Spanischer Schriftsteller in der Premier League

Spanische Spieler sind in der Premier League gerne gesehen. In der nach landläufiger Auffassung besten Liga der Welt bedient man sich schon seit mehreren Jahren gerne im Land des Welt- und Europameisters, das für modernen und erfolgreichen Fußball steht. Und auch auf den Trainerbänken sitzen oder saßen schon bekannte Spanier wie Rafael Benitez (Liverpool, Chelsea), Roberto Martinez (Everton) sowie der ‚Fußball-Spanier‘ Michael Laudrup (Swansea). Jüngstes Beispiel: Pepe Mel, bis Dezember knapp vier Jahre bei Real Betis (Sevilla), seit letzter Woche neuer Trainer bei West Bromwich Albion.

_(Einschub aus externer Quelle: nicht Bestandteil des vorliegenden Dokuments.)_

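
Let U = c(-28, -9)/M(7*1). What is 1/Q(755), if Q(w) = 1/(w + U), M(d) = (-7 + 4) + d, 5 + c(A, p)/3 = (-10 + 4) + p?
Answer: 740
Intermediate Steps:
c(A, p) = -33 + 3*p (c(A, p) = -15 + 3*((-10 + 4) + p) = -15 + 3*(-6 + p) = -15 + (-18 + 3*p) = -33 + 3*p)
M(d) = -3 + d
U = -15 (U = (-33 + 3*(-9))/(-3 + 7*1) = (-33 - 27)/(-3 + 7) = -60/4 = -60*¼ = -15)
Q(w) = 1/(-15 + w) (Q(w) = 1/(w - 15) = 1/(-15 + w))
1/Q(755) = 1/(1/(-15 + 755)) = 1/(1/740) = 740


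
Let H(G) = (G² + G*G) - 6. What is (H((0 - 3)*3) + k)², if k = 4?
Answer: 25600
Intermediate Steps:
H(G) = -6 + 2*G² (H(G) = (G² + G²) - 6 = 2*G² - 6 = -6 + 2*G²)
(H((0 - 3)*3) + k)² = ((-6 + 2*((0 - 3)*3)²) + 4)² = ((-6 + 2*(-3*3)²) + 4)² = ((-6 + 2*(-9)²) + 4)² = ((-6 + 2*81) + 4)² = ((-6 + 162) + 4)² = (156 + 4)² = 160² = 25600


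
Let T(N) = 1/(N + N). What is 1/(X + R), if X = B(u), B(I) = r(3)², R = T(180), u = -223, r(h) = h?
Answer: 360/3241 ≈ 0.11108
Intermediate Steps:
T(N) = 1/(2*N)
R = 1/360 (R = (½)/180 = (½)*(1/180) = 1/360 ≈ 0.0027778)
B(I) = 9 (B(I) = 3² = 9)
X = 9
1/(X + R) = 1/(9 + 1/360) = 1/(3241/360) = 360/3241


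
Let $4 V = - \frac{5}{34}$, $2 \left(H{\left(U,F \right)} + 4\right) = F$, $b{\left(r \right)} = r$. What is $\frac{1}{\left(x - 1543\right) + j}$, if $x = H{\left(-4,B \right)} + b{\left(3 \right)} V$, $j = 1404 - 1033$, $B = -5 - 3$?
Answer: $- \frac{136}{160495} \approx -0.00084738$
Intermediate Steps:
$B = -8$
$H{\left(U,F \right)} = -4 + \frac{F}{2}$
$V = - \frac{5}{136}$ ($V = \frac{\left(-5\right) \frac{1}{34}}{4} = \frac{1}{4} \left(- \frac{5}{34}\right) = - \frac{5}{136} \approx -0.036765$)
$j = 371$ ($j = 1404 - 1033 = 371$)
$x = - \frac{1103}{136}$ ($x = \left(-4 + \frac{1}{2} \left(-8\right)\right) + 3 \left(- \frac{5}{136}\right) = \left(-4 - 4\right) - \frac{15}{136} = -8 - \frac{15}{136} = - \frac{1103}{136} \approx -8.1103$)
$\frac{1}{\left(x - 1543\right) + j} = \frac{1}{\left(- \frac{1103}{136} - 1543\right) + 371} = \frac{1}{- \frac{210951}{136} + 371} = \frac{1}{- \frac{160495}{136}} = - \frac{136}{160495}$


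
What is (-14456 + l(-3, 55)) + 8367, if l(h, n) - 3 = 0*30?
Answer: -6086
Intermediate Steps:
l(h, n) = 3 (l(h, n) = 3 + 0*30 = 3 + 0 = 3)
(-14456 + l(-3, 55)) + 8367 = (-14456 + 3) + 8367 = -14453 + 8367 = -6086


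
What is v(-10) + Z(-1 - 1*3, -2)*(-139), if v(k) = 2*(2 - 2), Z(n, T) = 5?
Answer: -695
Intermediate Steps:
v(k) = 0 (v(k) = 2*0 = 0)
v(-10) + Z(-1 - 1*3, -2)*(-139) = 0 + 5*(-139) = 0 - 695 = -695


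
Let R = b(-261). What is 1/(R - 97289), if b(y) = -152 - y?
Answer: -1/97180 ≈ -1.0290e-5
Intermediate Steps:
R = 109 (R = -152 - 1*(-261) = -152 + 261 = 109)
1/(R - 97289) = 1/(109 - 97289) = 1/(-97180) = -1/97180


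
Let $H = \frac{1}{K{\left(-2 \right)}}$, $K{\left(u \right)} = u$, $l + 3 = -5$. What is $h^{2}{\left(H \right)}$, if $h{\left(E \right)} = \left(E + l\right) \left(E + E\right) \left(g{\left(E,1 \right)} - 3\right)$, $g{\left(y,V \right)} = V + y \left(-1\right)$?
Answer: $\frac{2601}{16} \approx 162.56$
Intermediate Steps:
$l = -8$ ($l = -3 - 5 = -8$)
$g{\left(y,V \right)} = V - y$
$H = - \frac{1}{2}$ ($H = \frac{1}{-2} = - \frac{1}{2} \approx -0.5$)
$h{\left(E \right)} = 2 E \left(-8 + E\right) \left(-2 - E\right)$ ($h{\left(E \right)} = \left(E - 8\right) \left(E + E\right) \left(\left(1 - E\right) - 3\right) = \left(-8 + E\right) 2 E \left(-2 - E\right) = 2 E \left(-8 + E\right) \left(-2 - E\right)$)
$h^{2}{\left(H \right)} = \left(2 \left(- \frac{1}{2}\right) \left(16 - \left(- \frac{1}{2}\right)^{2} + 6 \left(- \frac{1}{2}\right)\right)\right)^{2} = \left(2 \left(- \frac{1}{2}\right) \left(16 - \frac{1}{4} - 3\right)\right)^{2} = \left(2 \left(- \frac{1}{2}\right) \frac{51}{4}\right)^{2} = \left(- \frac{51}{4}\right)^{2} = \frac{2601}{16}$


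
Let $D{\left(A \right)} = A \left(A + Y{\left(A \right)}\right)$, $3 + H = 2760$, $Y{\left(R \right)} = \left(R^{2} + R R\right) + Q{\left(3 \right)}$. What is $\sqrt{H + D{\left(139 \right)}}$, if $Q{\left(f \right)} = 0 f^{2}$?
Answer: $2 \sqrt{1348329} \approx 2322.4$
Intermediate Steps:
$Q{\left(f \right)} = 0$
$Y{\left(R \right)} = 2 R^{2}$ ($Y{\left(R \right)} = \left(R^{2} + R R\right) + 0 = \left(R^{2} + R^{2}\right) + 0 = 2 R^{2} + 0 = 2 R^{2}$)
$H = 2757$ ($H = -3 + 2760 = 2757$)
$D{\left(A \right)} = A \left(A + 2 A^{2}\right)$
$\sqrt{H + D{\left(139 \right)}} = \sqrt{2757 + 139^{2} \left(1 + 2 \cdot 139\right)} = \sqrt{2757 + 19321 \left(1 + 278\right)} = \sqrt{2757 + 19321 \cdot 279} = \sqrt{2757 + 5390559} = \sqrt{5393316} = 2 \sqrt{1348329}$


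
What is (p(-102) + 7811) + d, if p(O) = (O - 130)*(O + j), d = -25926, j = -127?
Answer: 35013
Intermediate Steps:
p(O) = (-130 + O)*(-127 + O) (p(O) = (O - 130)*(O - 127) = (-130 + O)*(-127 + O))
(p(-102) + 7811) + d = ((16510 + (-102)² - 257*(-102)) + 7811) - 25926 = ((16510 + 10404 + 26214) + 7811) - 25926 = (53128 + 7811) - 25926 = 60939 - 25926 = 35013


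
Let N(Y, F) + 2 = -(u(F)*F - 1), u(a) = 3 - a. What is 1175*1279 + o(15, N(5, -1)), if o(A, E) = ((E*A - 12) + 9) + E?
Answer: 1502870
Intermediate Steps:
N(Y, F) = -1 - F*(3 - F) (N(Y, F) = -2 - ((3 - F)*F - 1) = -2 - (F*(3 - F) - 1) = -2 - (-1 + F*(3 - F)) = -2 + (1 - F*(3 - F)) = -1 - F*(3 - F))
o(A, E) = -3 + E + A*E (o(A, E) = ((A*E - 12) + 9) + E = ((-12 + A*E) + 9) + E = (-3 + A*E) + E = -3 + E + A*E)
1175*1279 + o(15, N(5, -1)) = 1175*1279 + (-3 + (-1 - (-3 - 1)) + 15*(-1 - (-3 - 1))) = 1502825 + (-3 + (-1 - 1*(-4)) + 15*(-1 - 1*(-4))) = 1502825 + (-3 + (-1 + 4) + 15*(-1 + 4)) = 1502825 + (-3 + 3 + 15*3) = 1502825 + (-3 + 3 + 45) = 1502825 + 45 = 1502870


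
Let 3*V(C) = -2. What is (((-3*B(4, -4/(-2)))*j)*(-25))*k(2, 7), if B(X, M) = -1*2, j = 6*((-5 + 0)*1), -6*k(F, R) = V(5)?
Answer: 500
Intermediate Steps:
V(C) = -⅔ (V(C) = (⅓)*(-2) = -⅔)
k(F, R) = ⅑ (k(F, R) = -⅙*(-⅔) = ⅑)
j = -30 (j = 6*(-5*1) = 6*(-5) = -30)
B(X, M) = -2
(((-3*B(4, -4/(-2)))*j)*(-25))*k(2, 7) = ((-3*(-2)*(-30))*(-25))*(⅑) = ((6*(-30))*(-25))*(⅑) = -180*(-25)*(⅑) = 4500*(⅑) = 500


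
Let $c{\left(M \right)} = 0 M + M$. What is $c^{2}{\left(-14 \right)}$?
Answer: $196$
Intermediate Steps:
$c{\left(M \right)} = M$ ($c{\left(M \right)} = 0 + M = M$)
$c^{2}{\left(-14 \right)} = \left(-14\right)^{2} = 196$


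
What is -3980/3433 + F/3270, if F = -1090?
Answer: -15373/10299 ≈ -1.4927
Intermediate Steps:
-3980/3433 + F/3270 = -3980/3433 - 1090/3270 = -3980*1/3433 - 1090*1/3270 = -3980/3433 - ⅓ = -15373/10299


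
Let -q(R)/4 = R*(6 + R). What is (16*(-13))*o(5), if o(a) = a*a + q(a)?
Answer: 40560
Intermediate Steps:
q(R) = -4*R*(6 + R)
o(a) = a² - 4*a*(6 + a) (o(a) = a*a - 4*a*(6 + a) = a² - 4*a*(6 + a))
(16*(-13))*o(5) = (16*(-13))*(3*5*(-8 - 1*5)) = -624*5*(-8 - 5) = -624*5*(-13) = -208*(-195) = 40560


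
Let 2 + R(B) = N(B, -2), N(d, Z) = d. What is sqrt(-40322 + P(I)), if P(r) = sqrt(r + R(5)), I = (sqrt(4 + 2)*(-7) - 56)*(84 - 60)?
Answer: sqrt(-40322 + sqrt(3)*sqrt(-447 - 56*sqrt(6))) ≈ 0.104 + 200.8*I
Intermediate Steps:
R(B) = -2 + B
I = -1344 - 168*sqrt(6) (I = (sqrt(6)*(-7) - 56)*24 = (-7*sqrt(6) - 56)*24 = (-56 - 7*sqrt(6))*24 = -1344 - 168*sqrt(6) ≈ -1755.5)
P(r) = sqrt(3 + r) (P(r) = sqrt(r + (-2 + 5)) = sqrt(r + 3) = sqrt(3 + r))
sqrt(-40322 + P(I)) = sqrt(-40322 + sqrt(3 + (-1344 - 168*sqrt(6)))) = sqrt(-40322 + sqrt(-1341 - 168*sqrt(6)))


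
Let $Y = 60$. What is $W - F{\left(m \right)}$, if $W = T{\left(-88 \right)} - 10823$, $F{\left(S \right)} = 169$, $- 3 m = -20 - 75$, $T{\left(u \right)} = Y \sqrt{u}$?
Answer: $-10992 + 120 i \sqrt{22} \approx -10992.0 + 562.85 i$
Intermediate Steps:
$T{\left(u \right)} = 60 \sqrt{u}$
$m = \frac{95}{3}$ ($m = - \frac{-20 - 75}{3} = \left(- \frac{1}{3}\right) \left(-95\right) = \frac{95}{3} \approx 31.667$)
$W = -10823 + 120 i \sqrt{22}$ ($W = 60 \sqrt{-88} - 10823 = 60 \cdot 2 i \sqrt{22} - 10823 = 120 i \sqrt{22} - 10823 = -10823 + 120 i \sqrt{22} \approx -10823.0 + 562.85 i$)
$W - F{\left(m \right)} = \left(-10823 + 120 i \sqrt{22}\right) - 169 = -10992 + 120 i \sqrt{22}$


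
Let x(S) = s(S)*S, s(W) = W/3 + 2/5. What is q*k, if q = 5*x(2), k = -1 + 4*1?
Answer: 32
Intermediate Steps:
s(W) = ⅖ + W/3 (s(W) = W*(⅓) + 2*(⅕) = W/3 + ⅖ = ⅖ + W/3)
k = 3 (k = -1 + 4 = 3)
x(S) = S*(⅖ + S/3) (x(S) = (⅖ + S/3)*S = S*(⅖ + S/3))
q = 32/3 (q = 5*((1/15)*2*(6 + 5*2)) = 5*((1/15)*2*(6 + 10)) = 5*((1/15)*2*16) = 5*(32/15) = 32/3 ≈ 10.667)
q*k = (32/3)*3 = 32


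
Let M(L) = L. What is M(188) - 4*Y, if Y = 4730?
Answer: -18732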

Der Klub aus dem sogenannten ‚Black Country‘ nördlich von Birmingham gilt schon seit Jahren als solide geführt, es gibt eine Reihe von Spielern, deren Verweildauer bei ihrem aktuellen Verein deutlich über dem Ligaschnitt liegt. Und doch hatten die ‚Baggies‘ zuletzt einiges zu verkraften: Zunächst wurde 2012 Ex-Trainer Roy Hodgson Dompteur der ‚Three Lions‘, dann wanderte der erfolgreiche Sportdirektor Dan Ashworth zum Fußballverband FA ab. Nach einer sehr ordentlichen ersten Saison unter Hodgsons Nachfolger Steve Clarke ging es 2013/14 bergab, so dass Mitte Dezember zunächst Assistenztrainer Keith Downing interimsweise die Leitung übernahm.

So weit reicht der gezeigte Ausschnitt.